When he was a colonel in the Virginia Militia, George Washington is said to have visited “Craig’s Camp,” a mountainous frontier outpost in southwest Virginia near the border of what would later become West Virginia. After the Seven Years' War, farmers and tradesmen were drawn to the area, establishing a settlement known then as “Newfincastle.” Over the years, the “fin” was dropped and the town became New Castle, the seat of Craig County.
Today – with the Jefferson National Forest comprising half of the county, its scenic byways, access to the Appalachian Trail, old churches, and family cemeteries – Craig County and the surrounding region remains steeped in early American history. And now, thanks to the Craig-Botetourt Rural Electric Cooperative (CBEC), this corner of rural Virginia has established a forward-looking outpost of Internet connectivity, and a new fiber frontier that planners hope to expand across the seven counties that make up CBEC’s 650 square-mile service area.
The Bee Online Advantage
It was in 2018 when CBEC began to seriously consider building a broadband network to serve its 6,800 members because, as the co-op’s website puts it: “Our members are experiencing what originally created the electric cooperative in 1936 – a lack of service. They lacked electricity  years ago; now they lack high-speed Internet [access].”

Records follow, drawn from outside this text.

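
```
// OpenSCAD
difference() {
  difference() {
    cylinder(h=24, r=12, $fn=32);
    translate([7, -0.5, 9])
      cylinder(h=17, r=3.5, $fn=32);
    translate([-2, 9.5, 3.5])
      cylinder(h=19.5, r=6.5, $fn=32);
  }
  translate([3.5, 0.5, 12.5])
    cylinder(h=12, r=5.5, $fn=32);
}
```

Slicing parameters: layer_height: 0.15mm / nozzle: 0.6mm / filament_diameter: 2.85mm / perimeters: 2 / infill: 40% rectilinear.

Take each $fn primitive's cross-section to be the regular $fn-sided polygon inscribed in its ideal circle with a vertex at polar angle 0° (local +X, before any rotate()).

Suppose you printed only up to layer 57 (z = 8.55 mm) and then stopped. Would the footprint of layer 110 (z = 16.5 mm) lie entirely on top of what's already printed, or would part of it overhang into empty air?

entirely on top

Compare the two slices. At z = 8.55: the r=12 cylinder gives a regular 32-gon of circumradius 12 (constant along its height) (area = (32/2)·12.000²·sin(360°/32) = 449.49 mm²); the cylinder at (7, -0.5) is absent (z outside [9, 26]); the r=6.5 cylinder at (-2, 9.5) gives a regular 32-gon of circumradius 6.5 (constant along its height) (area = (32/2)·6.500²·sin(360°/32) = 131.88 mm²); Subtracting the remaining from the first: starting from the r=12 cylinder (449.49 mm²), the r=6.5 cylinder at (-2, 9.5) partially overlaps it — only the 87.18 mm² overlap (of its 131.88 mm²) is removed, clipping the outline — area = 362.31 mm²; the cylinder at (3.5, 0.5) is not intersected at this z (z outside [12.5, 24.5]); After the difference (first − rest): none of the subtracted shapes is present at this height, so that combined region is unchanged — area = 362.31 mm². At z = 16.5: the r=12 cylinder gives a regular 32-gon of circumradius 12 (constant along its height) (area = (32/2)·12.000²·sin(360°/32) = 449.49 mm²); the r=3.5 cylinder at (7, -0.5) gives a regular 32-gon of circumradius 3.5 (constant along its height) (area = (32/2)·3.500²·sin(360°/32) = 38.24 mm²); the cylinder at (-2, 9.5): section is a regular 32-gon, circumradius r=6.5 (area = (32/2)·6.500²·sin(360°/32) = 131.88 mm²); Subtracting the remaining from the first: starting from the r=12 cylinder (449.49 mm²), the r=3.5 cylinder at (7, -0.5) lies wholly inside it (removes its full 38.24 mm² and its 21.96 mm outline becomes a hole wall); the r=6.5 cylinder at (-2, 9.5) partially overlaps it — only the 87.18 mm² overlap (of its 131.88 mm²) is removed, clipping the outline — area = 324.08 mm²; the r=5.5 cylinder at (3.5, 0.5) contributes a regular 32-gon of circumradius 5.5 (area = (32/2)·5.500²·sin(360°/32) = 94.42 mm²); After the difference (first − rest): starting from that combined region (324.08 mm²), the r=5.5 cylinder at (3.5, 0.5) partially overlaps it — only the 59.88 mm² overlap (of its 94.42 mm²) is removed, clipping the outline — area = 264.20 mm². Checking containment: the cross-section at z = 16.5 is a subset of the cross-section at z = 8.55.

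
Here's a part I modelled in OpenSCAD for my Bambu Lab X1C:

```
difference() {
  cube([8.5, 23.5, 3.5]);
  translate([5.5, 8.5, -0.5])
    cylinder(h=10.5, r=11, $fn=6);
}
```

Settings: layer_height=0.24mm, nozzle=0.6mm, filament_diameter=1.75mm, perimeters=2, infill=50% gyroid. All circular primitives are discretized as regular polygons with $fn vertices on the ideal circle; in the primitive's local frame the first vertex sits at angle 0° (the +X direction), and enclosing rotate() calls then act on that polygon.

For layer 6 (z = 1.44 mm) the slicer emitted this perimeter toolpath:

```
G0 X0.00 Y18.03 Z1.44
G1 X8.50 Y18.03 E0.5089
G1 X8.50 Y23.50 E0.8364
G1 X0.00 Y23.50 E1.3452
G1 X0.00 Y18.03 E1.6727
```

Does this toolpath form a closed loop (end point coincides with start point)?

Start point (G0): (0.00, 18.03). End point (last G1): the path returns to the start — closed.

yes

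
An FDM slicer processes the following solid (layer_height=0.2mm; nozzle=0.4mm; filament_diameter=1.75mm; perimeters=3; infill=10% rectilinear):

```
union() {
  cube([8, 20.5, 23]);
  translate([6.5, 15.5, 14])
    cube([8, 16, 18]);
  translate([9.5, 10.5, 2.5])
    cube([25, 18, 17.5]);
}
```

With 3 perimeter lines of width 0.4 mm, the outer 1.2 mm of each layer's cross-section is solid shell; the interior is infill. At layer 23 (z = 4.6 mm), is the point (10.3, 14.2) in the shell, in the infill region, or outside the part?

At z = 4.6 mm: the 8×20.5 cube contributes its full rectangle; the cube at (6.5, 15.5) is not intersected at this z (z outside [14, 32]); the cube at (9.5, 10.5) is present — its section is the full 25×18 rectangle; Taking the union: the 2 present regions are separate (no shared area or edge), so areas and boundary lengths simply add and each stays a separate island — 2 connected regions. Overall, the cross-section has 2 separate islands. The nearest boundary edge runs (9.50, 10.50)→(9.50, 28.50); distance from the point to it = 0.80 mm. (Shell/infill is judged within the island containing the point — the largest one.) The point is inside the cross-section, 0.80 mm from the nearest boundary — within the 1.2 mm shell band (3 × 0.4).

shell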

That lack of high-speed Internet connectivity is becoming a thing of the past, at least for co-op members in Botetourt County who now have access to an emerging Fiber-to-the-Home (FTTH) service through a CBEC subsidiary known as the Bee Online Advantage.
“We have about 10 percent of our membership covered right now. To build-out the rest of the network (into the adjacent counties) will probably cost somewhere in the $60 million range,” CBEC CEO Jeff Ahearn told us in an interview.